Second of all, you may not want to have the little newts with a big newt, as he may believe the little ones, are food! SO, it would better be safe then sorry to keep them in a seperate tank, until there big and strong.

Steven

Aug 11, 2003 07:08 PM

As mentioned previously, you have a few things to settle before you introduce any newt to an established terrarium. And We assume that you’re introducing similar species types to the same tank.
Disease: The wild-caught newt with parasites/disease was already mentioned. However, now that we’re seeing consistent supplies of captive-bred Spanish sharp-ribbed, crested and alpine newts in Canada (North America?), you still have disease concerns. Why? Well, most large pet shops tend to plop newts into tanks previously occupied by tropical fish from newt-knows-where … and that includes the bacterial/viral ‘soup’ that passes for water in some tanks. So … quarantine is the order of the day.
Introducing the newt. Well, if you’ve had a newt for any length of time … the tank is his (her?) territory now … off limits to all intruders.
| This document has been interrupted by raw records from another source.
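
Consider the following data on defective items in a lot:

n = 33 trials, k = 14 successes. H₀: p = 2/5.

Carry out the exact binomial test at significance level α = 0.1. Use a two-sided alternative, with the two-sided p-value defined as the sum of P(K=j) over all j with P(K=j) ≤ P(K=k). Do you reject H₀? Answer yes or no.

reject H₀: no

Exact binomial: n=33, k=14, p₀=2/5=0.4000
P(X=j) = C(n,j)·p₀^j·(1−p₀)^(n−j); p = Σ P(X=j) over j with P(X=j) ≤ P(X=14)
p-value (two-sided) = 0.85937
At α=0.1: p ≥ α → fail to reject H₀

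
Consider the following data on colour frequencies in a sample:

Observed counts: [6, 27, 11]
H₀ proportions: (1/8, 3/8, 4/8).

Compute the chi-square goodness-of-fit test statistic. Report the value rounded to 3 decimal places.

n = 44; E_i = n·p_i = [5.50, 16.50, 22.00]
χ² = (6−5.50)²/5.50 + (27−16.50)²/16.50 + (11−22.00)²/22.00 = 12.2273
df = 2

test statistic = 12.227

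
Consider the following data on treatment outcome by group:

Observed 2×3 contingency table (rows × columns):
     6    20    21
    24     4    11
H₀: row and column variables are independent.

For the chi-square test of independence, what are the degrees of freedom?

degrees of freedom = 2

df = (r−1)(c−1) = (2−1)·(3−1) = 2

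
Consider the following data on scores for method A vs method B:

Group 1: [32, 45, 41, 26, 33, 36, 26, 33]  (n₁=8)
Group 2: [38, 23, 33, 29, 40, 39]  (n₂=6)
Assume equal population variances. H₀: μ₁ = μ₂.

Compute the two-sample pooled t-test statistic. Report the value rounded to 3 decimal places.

test statistic = 0.093

x̄₁=34.000, s₁=6.633, n₁=8
x̄₂=33.667, s₂=6.683, n₂=6
s_p² = [7·6.633² + 5·6.683²]/12 = 44.2778
SE = √(s_p²·(1/8+1/6)) = 3.5937
t = (34.000−33.667)/3.5937 = 0.0928
df = 12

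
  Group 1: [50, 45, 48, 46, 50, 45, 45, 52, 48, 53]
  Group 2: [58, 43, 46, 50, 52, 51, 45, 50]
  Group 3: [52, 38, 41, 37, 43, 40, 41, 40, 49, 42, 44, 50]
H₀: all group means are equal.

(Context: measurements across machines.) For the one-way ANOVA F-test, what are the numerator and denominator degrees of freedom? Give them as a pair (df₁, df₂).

k = 3 groups, N = 30 total
df = (k−1, N−k) = (3−1, 30−3) = (2, 27)

degrees of freedom = [2, 27]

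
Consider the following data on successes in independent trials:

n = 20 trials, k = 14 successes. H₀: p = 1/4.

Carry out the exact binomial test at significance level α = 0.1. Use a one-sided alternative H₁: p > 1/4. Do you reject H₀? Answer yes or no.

reject H₀: yes

Exact binomial: n=20, k=14, p₀=1/4=0.2500
P(X≥14) from Σ C(n,i)·p₀^i·(1−p₀)^(n−i)
p-value (one-sided, H₁ greater) = 0.00003
At α=0.1: p < α → reject H₀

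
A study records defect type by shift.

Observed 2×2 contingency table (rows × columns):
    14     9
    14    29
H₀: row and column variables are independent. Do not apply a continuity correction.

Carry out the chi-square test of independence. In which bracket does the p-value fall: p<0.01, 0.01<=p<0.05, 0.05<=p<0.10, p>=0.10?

Row totals [23, 43], col totals [28, 38], n=66
χ² = (14−9.76)²/9.76 + (9−13.24)²/13.24 + (14−18.24)²/18.24 + (29−24.76)²/24.76 = 4.9172
df = 1
p-value (upper-tail) = 0.02659
→ bracket: 0.01<=p<0.05

p-value bracket: 0.01<=p<0.05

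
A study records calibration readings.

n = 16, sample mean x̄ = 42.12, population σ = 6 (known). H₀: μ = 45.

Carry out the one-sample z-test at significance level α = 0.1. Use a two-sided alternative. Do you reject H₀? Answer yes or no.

SE = σ/√n = 6/√16 = 1.5000
z = (x̄−μ₀)/SE = (42.12−45)/1.5000 = -1.9200
p-value (two-sided) = 0.05486
At α=0.1: p < α → reject H₀

reject H₀: yes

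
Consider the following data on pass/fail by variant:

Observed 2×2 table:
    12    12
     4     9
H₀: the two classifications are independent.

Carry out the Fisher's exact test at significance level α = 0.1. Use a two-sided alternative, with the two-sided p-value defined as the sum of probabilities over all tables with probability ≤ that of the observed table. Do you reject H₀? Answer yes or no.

reject H₀: no

Margins: r₁=24, r₂=13, c₁=16, c₂=21, n=37
p_obs = C(24,12)·C(13,4)/C(37,16); sum pmf over tables with pmf ≤ p_obs
p-value (two-sided) = 0.31486
At α=0.1: p ≥ α → fail to reject H₀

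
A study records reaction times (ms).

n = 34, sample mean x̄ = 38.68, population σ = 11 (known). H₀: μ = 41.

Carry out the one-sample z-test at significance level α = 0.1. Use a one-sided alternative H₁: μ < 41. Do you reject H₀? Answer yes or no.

SE = σ/√n = 11/√34 = 1.8865
z = (x̄−μ₀)/SE = (38.68−41)/1.8865 = -1.2298
p-value (one-sided, H₁ less) = 0.10939
At α=0.1: p ≥ α → fail to reject H₀

reject H₀: no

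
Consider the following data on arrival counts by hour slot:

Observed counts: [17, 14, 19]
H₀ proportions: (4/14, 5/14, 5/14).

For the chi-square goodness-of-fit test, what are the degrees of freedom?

degrees of freedom = 2

df = k − 1 = 3 − 1 = 2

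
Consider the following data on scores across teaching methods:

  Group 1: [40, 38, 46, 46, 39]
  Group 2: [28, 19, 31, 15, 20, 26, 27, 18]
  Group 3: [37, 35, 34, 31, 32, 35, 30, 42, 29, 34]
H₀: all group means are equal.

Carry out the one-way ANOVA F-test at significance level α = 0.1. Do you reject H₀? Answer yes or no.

reject H₀: yes

Group means [41.80, 23.00, 33.90], grand mean 31.826
SSB = Σnᵢ(x̄ᵢ−x̄)² = 1163.604; SSW = ΣΣ(x−x̄ᵢ)² = 417.700
MSB = 1163.604/2 = 581.8022; MSW = 417.700/20 = 20.8850
F = MSB/MSW = 27.8574
df = (2, 20)
p-value (upper-tail) = 0.00000
At α=0.1: p < α → reject H₀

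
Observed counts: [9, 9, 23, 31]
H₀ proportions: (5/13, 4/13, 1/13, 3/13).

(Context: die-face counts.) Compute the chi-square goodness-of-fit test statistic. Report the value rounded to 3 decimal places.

test statistic = 87.933

n = 72; E_i = n·p_i = [27.69, 22.15, 5.54, 16.62]
χ² = (9−27.69)²/27.69 + (9−22.15)²/22.15 + (23−5.54)²/5.54 + (31−16.62)²/16.62 = 87.9331
df = 3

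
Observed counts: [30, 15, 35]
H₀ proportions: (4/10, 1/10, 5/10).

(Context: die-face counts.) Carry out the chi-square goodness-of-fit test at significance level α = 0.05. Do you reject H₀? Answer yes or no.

reject H₀: yes

n = 80; E_i = n·p_i = [32.00, 8.00, 40.00]
χ² = (30−32.00)²/32.00 + (15−8.00)²/8.00 + (35−40.00)²/40.00 = 6.8750
df = 2
p-value (upper-tail) = 0.03214
At α=0.05: p < α → reject H₀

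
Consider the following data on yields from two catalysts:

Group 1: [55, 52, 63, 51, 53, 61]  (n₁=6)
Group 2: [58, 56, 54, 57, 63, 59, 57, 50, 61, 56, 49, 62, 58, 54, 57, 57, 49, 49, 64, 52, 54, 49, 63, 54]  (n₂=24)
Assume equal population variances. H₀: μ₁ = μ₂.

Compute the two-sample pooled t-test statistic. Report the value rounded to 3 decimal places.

test statistic = -0.038

x̄₁=55.833, s₁=4.997, n₁=6
x̄₂=55.917, s₂=4.699, n₂=24
s_p² = [5·4.997² + 23·4.699²]/28 = 22.5952
SE = √(s_p²·(1/6+1/24)) = 2.1696
t = (55.833−55.917)/2.1696 = -0.0384
df = 28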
So, how do you try to mitigate the ‘alpha’ newt chasing the newcomers constantly? First, everybody in the tank has to be freshly fed … full bellies equal a lack of bloodlust – generally speaking. Second … just before introduction of the new newts … move the rocks and plants in the tank around … this upsets established territories and results in the ‘alpha-newt’ looking for a new hiding spot rather than chasing around the ‘new kids’. Last … a bit of medicine in the tank keeps the scent of the newcomers down and will go some way to mitigating immediate passage of new diseases.
Size: Smaller than me? … eat it! Same size? … mate it! Larger than me? … run away!
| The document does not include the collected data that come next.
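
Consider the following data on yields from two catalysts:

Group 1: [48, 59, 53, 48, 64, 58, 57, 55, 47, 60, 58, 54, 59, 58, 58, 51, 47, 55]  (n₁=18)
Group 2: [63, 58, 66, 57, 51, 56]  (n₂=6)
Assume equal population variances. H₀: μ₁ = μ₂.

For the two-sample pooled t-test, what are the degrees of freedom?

degrees of freedom = 22

df = n₁ + n₂ − 2 = 18 + 6 − 2 = 22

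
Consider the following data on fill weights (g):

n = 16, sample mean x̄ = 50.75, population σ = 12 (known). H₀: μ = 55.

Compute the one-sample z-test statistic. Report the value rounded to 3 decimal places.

SE = σ/√n = 12/√16 = 3.0000
z = (x̄−μ₀)/SE = (50.75−55)/3.0000 = -1.4167

test statistic = -1.417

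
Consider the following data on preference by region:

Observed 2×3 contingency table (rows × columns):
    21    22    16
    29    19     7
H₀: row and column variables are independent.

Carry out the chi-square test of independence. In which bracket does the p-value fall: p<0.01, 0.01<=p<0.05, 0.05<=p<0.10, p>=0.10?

Row totals [59, 55], col totals [50, 41, 23], n=114
χ² = (21−25.88)²/25.88 + (22−21.22)²/21.22 + (16−11.90)²/11.90 + (29−24.12)²/24.12 + (19−19.78)²/19.78 + (7−11.10)²/11.10 = 4.8869
df = 2
p-value (upper-tail) = 0.08686
→ bracket: 0.05<=p<0.10

p-value bracket: 0.05<=p<0.10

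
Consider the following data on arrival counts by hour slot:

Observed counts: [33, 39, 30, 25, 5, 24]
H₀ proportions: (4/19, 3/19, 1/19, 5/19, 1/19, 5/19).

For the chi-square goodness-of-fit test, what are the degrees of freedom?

degrees of freedom = 5

df = k − 1 = 6 − 1 = 5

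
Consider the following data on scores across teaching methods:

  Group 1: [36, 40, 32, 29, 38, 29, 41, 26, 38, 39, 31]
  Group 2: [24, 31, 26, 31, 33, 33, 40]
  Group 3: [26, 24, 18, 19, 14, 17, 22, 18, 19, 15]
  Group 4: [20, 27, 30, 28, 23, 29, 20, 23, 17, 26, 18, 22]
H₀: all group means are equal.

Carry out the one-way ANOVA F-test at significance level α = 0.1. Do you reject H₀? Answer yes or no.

reject H₀: yes

Group means [34.45, 31.14, 19.20, 23.58], grand mean 26.800
SSB = Σnᵢ(x̄ᵢ−x̄)² = 1478.299; SSW = ΣΣ(x−x̄ᵢ)² = 774.101
MSB = 1478.299/3 = 492.7663; MSW = 774.101/36 = 21.5028
F = MSB/MSW = 22.9164
df = (3, 36)
p-value (upper-tail) = 0.00000
At α=0.1: p < α → reject H₀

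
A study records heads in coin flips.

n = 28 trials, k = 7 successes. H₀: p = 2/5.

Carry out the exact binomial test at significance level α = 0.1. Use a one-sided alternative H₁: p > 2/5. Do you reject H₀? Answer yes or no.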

Last: As hard as this sounds … let them fight and bicker once you’ve introduced them … they have to sort out their new ‘pecking order’. After a couple of days you’ll want to make sure that everybody is getting food (and don’t make the mistake of feeding the ‘poor little newt’ first … the big ones will just race over, beat him up and eat all his food) and that everybody has a hiding spot (or two) until they’re used to each other.